- 3 years ago
- Wedding: December 2014
FI and I have been together four years. Of that time, we’ve been living together for a year and a half and engaged for six months.
In those four years, I’ve spent a fair amount of time with FI’s family… including holidays, birthdays, vacations with both the immediate and extended family. FI has a tenuous relationship with FMIL, but I’ve done my very best to develop a positive relationship with FMIL. In the past two months, FMIL has really challenged me.
September – FMIL announces to FI that she booked a vacation home for a week, 7+ hours from our home and not pet-friendly.

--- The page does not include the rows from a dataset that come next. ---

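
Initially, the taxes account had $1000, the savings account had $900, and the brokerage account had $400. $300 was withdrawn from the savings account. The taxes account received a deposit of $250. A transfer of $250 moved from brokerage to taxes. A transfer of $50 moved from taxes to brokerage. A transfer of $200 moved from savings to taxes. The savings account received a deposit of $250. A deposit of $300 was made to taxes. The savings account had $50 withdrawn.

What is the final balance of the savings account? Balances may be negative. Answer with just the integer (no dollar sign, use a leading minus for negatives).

Answer: 600

Derivation:
Tracking account balances step by step:
Start: taxes=1000, savings=900, brokerage=400
Event 1 (withdraw 300 from savings): savings: 900 - 300 = 600. Balances: taxes=1000, savings=600, brokerage=400
Event 2 (deposit 250 to taxes): taxes: 1000 + 250 = 1250. Balances: taxes=1250, savings=600, brokerage=400
Event 3 (transfer 250 brokerage -> taxes): brokerage: 400 - 250 = 150, taxes: 1250 + 250 = 1500. Balances: taxes=1500, savings=600, brokerage=150
Event 4 (transfer 50 taxes -> brokerage): taxes: 1500 - 50 = 1450, brokerage: 150 + 50 = 200. Balances: taxes=1450, savings=600, brokerage=200
Event 5 (transfer 200 savings -> taxes): savings: 600 - 200 = 400, taxes: 1450 + 200 = 1650. Balances: taxes=1650, savings=400, brokerage=200
Event 6 (deposit 250 to savings): savings: 400 + 250 = 650. Balances: taxes=1650, savings=650, brokerage=200
Event 7 (deposit 300 to taxes): taxes: 1650 + 300 = 1950. Balances: taxes=1950, savings=650, brokerage=200
Event 8 (withdraw 50 from savings): savings: 650 - 50 = 600. Balances: taxes=1950, savings=600, brokerage=200

Final balance of savings: 600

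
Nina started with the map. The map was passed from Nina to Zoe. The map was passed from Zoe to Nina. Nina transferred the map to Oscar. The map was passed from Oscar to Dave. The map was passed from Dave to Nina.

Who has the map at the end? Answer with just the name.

Tracking the map through each event:
Start: Nina has the map.
After event 1: Zoe has the map.
After event 2: Nina has the map.
After event 3: Oscar has the map.
After event 4: Dave has the map.
After event 5: Nina has the map.

Answer: Nina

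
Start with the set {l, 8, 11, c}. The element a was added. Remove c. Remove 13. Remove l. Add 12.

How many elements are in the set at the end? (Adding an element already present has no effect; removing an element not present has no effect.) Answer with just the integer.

Tracking the set through each operation:
Start: {11, 8, c, l}
Event 1 (add a): added. Set: {11, 8, a, c, l}
Event 2 (remove c): removed. Set: {11, 8, a, l}
Event 3 (remove 13): not present, no change. Set: {11, 8, a, l}
Event 4 (remove l): removed. Set: {11, 8, a}
Event 5 (add 12): added. Set: {11, 12, 8, a}

Final set: {11, 12, 8, a} (size 4)

Answer: 4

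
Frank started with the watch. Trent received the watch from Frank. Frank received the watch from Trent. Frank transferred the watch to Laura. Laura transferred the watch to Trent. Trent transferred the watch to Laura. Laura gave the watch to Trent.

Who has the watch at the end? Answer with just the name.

Tracking the watch through each event:
Start: Frank has the watch.
After event 1: Trent has the watch.
After event 2: Frank has the watch.
After event 3: Laura has the watch.
After event 4: Trent has the watch.
After event 5: Laura has the watch.
After event 6: Trent has the watch.

Answer: Trent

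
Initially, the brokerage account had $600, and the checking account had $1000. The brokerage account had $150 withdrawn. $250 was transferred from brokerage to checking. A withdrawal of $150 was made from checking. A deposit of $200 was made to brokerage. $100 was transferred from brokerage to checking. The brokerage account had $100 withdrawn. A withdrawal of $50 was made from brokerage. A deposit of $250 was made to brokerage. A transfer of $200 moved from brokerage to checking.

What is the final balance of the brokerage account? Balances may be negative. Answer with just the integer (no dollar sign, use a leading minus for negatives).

Tracking account balances step by step:
Start: brokerage=600, checking=1000
Event 1 (withdraw 150 from brokerage): brokerage: 600 - 150 = 450. Balances: brokerage=450, checking=1000
Event 2 (transfer 250 brokerage -> checking): brokerage: 450 - 250 = 200, checking: 1000 + 250 = 1250. Balances: brokerage=200, checking=1250
Event 3 (withdraw 150 from checking): checking: 1250 - 150 = 1100. Balances: brokerage=200, checking=1100
Event 4 (deposit 200 to brokerage): brokerage: 200 + 200 = 400. Balances: brokerage=400, checking=1100
Event 5 (transfer 100 brokerage -> checking): brokerage: 400 - 100 = 300, checking: 1100 + 100 = 1200. Balances: brokerage=300, checking=1200
Event 6 (withdraw 100 from brokerage): brokerage: 300 - 100 = 200. Balances: brokerage=200, checking=1200
Event 7 (withdraw 50 from brokerage): brokerage: 200 - 50 = 150. Balances: brokerage=150, checking=1200
Event 8 (deposit 250 to brokerage): brokerage: 150 + 250 = 400. Balances: brokerage=400, checking=1200
Event 9 (transfer 200 brokerage -> checking): brokerage: 400 - 200 = 200, checking: 1200 + 200 = 1400. Balances: brokerage=200, checking=1400

Final balance of brokerage: 200

Answer: 200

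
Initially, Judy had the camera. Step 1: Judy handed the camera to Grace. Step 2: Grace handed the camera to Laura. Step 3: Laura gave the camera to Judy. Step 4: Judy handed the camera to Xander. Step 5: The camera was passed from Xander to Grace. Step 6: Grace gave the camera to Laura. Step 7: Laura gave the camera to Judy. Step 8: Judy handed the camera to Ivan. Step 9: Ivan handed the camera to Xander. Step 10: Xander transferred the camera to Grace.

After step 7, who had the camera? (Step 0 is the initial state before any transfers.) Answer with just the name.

Tracking the camera holder through step 7:
After step 0 (start): Judy
After step 1: Grace
After step 2: Laura
After step 3: Judy
After step 4: Xander
After step 5: Grace
After step 6: Laura
After step 7: Judy

At step 7, the holder is Judy.

Answer: Judy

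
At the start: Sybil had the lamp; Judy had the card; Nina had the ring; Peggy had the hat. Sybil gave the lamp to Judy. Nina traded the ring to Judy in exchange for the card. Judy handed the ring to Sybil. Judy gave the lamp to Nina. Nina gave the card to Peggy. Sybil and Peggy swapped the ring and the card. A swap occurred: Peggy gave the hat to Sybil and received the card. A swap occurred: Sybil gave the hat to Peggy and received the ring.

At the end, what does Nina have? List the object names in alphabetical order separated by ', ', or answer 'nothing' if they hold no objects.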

She announced that I was invited, but regardless, FI “had” to come and she was “making it part of his Christmas gift, so [he] really ought to go with her”. Admittedly, FI (and I) didn’t particularly want to go in the first place, but it is very easy to decline knowing that her ‘mandatory’ vacation would cost us approximately $1,200. ($350 for dog boarding for multiple pets and $800 for two flights to said destination.)
When FI told FMIL he would not be going on said ‘mandatory’ trip, she freaked. I could hear her screaming over the phone and she didn’t speak to FI or I for two weeks. (This isn’t an unusual turn of events.)
October – FI’s cousin is getting married in two months. Invitations go out. It’s been made very clear that while FMIL, FSIL, and FI are invited, I am not. (Admittedly, this bruised my ego a bit, as FI’s cousin indicated earlier in the year that we would *both* be invited.) Nevertheless, I understand budgets are challenging and plus ones are not to be expected.
November – FMIL has asked FI to go to an alternative destination for the two days preceding the rehearsal dinner for FI’s cousin’s wedding. Ok, she wants to see her only son around the holidays, that wouldn’t bother me.
… Except that she just texted me out of the blue saying “We can go that night, and the next night. And then we can celebrate at [x’s] wedding.” She then sent an immediate follow up text: “Sorry. Wrong person 😉 “
Bees, I’m getting the feeling that FMIL is taking great pleasure in my not being included in family affairs. I can’t help but think that the winking smiley face indicates that she is really pleased by how this is turning out? FMIL is known for mind games, but this would be the first time she’s actively doing this to me.
Is FMIL flaunting that I am not a part of the family? Or am I paranoid?
More importantly, FI and I have discussed that I’m not invited to the wedding, but I’ve tried to not talk about it, to avoid causing an issue. I haven’t told him about his mother’s text messages. Do I include him in this or deal with her woman-to-woman?